The National Media Council, the government body responsible for approving the release of films in the UAE, has denied media reports it ordered the censoring of the latest controversial award-winning movie ‘The Wolf of Wall Street', amidst reports the film’s distributors made the cuts in advance of submitting it for approval.
The film, which this week won Leonardo Di Caprio a Golden Globe award for best actor, tells the story of Jordan Belfort, a Wall Street stockbroker convicted of fraud in the 90s.
Directed by Martin Scorsese, who also made Taxi Driver, Goodfellas and The Departed, the film infamously contains the most swear words of any fictional film ever produced – around 546 in total - and more than two dozen scenes depicting sexual activity or illegal drug use.
For the UAE screening, the curse words were removed and scenes of a graphic or sexual nature were removed, reducing the film’s original 180 minute running time by 45 minutes, or nearly a quarter.
However, the head of the National Media Council (NMC) has denied earlier media reports that UAE censors had ordered the cuts. Latest reports also claim it was the film’s UAE distributors who made the changes themselves before submitting it for approval.

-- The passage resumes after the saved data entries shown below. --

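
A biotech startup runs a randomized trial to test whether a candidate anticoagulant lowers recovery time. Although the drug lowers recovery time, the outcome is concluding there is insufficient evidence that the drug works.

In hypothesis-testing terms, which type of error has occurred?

The null hypothesis here is that the drug has no effect on recovery time.
'Concluding there is insufficient evidence that the drug works' corresponds to failing to reject H₀.
H₀ was not rejected but H₀ is false — a Type II error (false negative).

Type II error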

“No cuts were made at the request of, or following suggestions from, the National Media Council,” Ibrahim Al Abed, director general of the National Media Council, told Arabian Business.
A spokesperson from Gulf Film, the film’s local distributor, did not answer requests to explain who had ordered the changes to the UAE version of the movie.
“When we asked the distributors, they said they cut all those scenes and words, because they want to distribute the film in GCC,” Juma Obaid Al Leem, director of the NMC’s Media Content Tracking Department, was quoting as saying by Gulf News.
“[We have told them] next time, don’t touch the film. We will make the cuts. We will decide. Maybe some scenes will be accepted. Don’t make any cut outside till they bring the full film and we will decide about the film,” he added.
While some fans of the movie have hit out at the cuts, some cinema operators have placed signs warning cinemagoers of the changes.
“Dear Customers, Kindly be informed that the movie “The Wolf of Wall Street” contains muted words, and some scenes have been removed as they were not considered suitable,” a sign warned at Reel Cinemas in Dubai Mall, adding that the operators had “no control on the censorship and we apologise for any inconvenience caused.”
The $100m film has already earned $97m at global box offices since it was released on December 25.
The film is nominated for four British Academy awards this month and is widely expected to be a main contender for the big awards at the Oscars awards in March.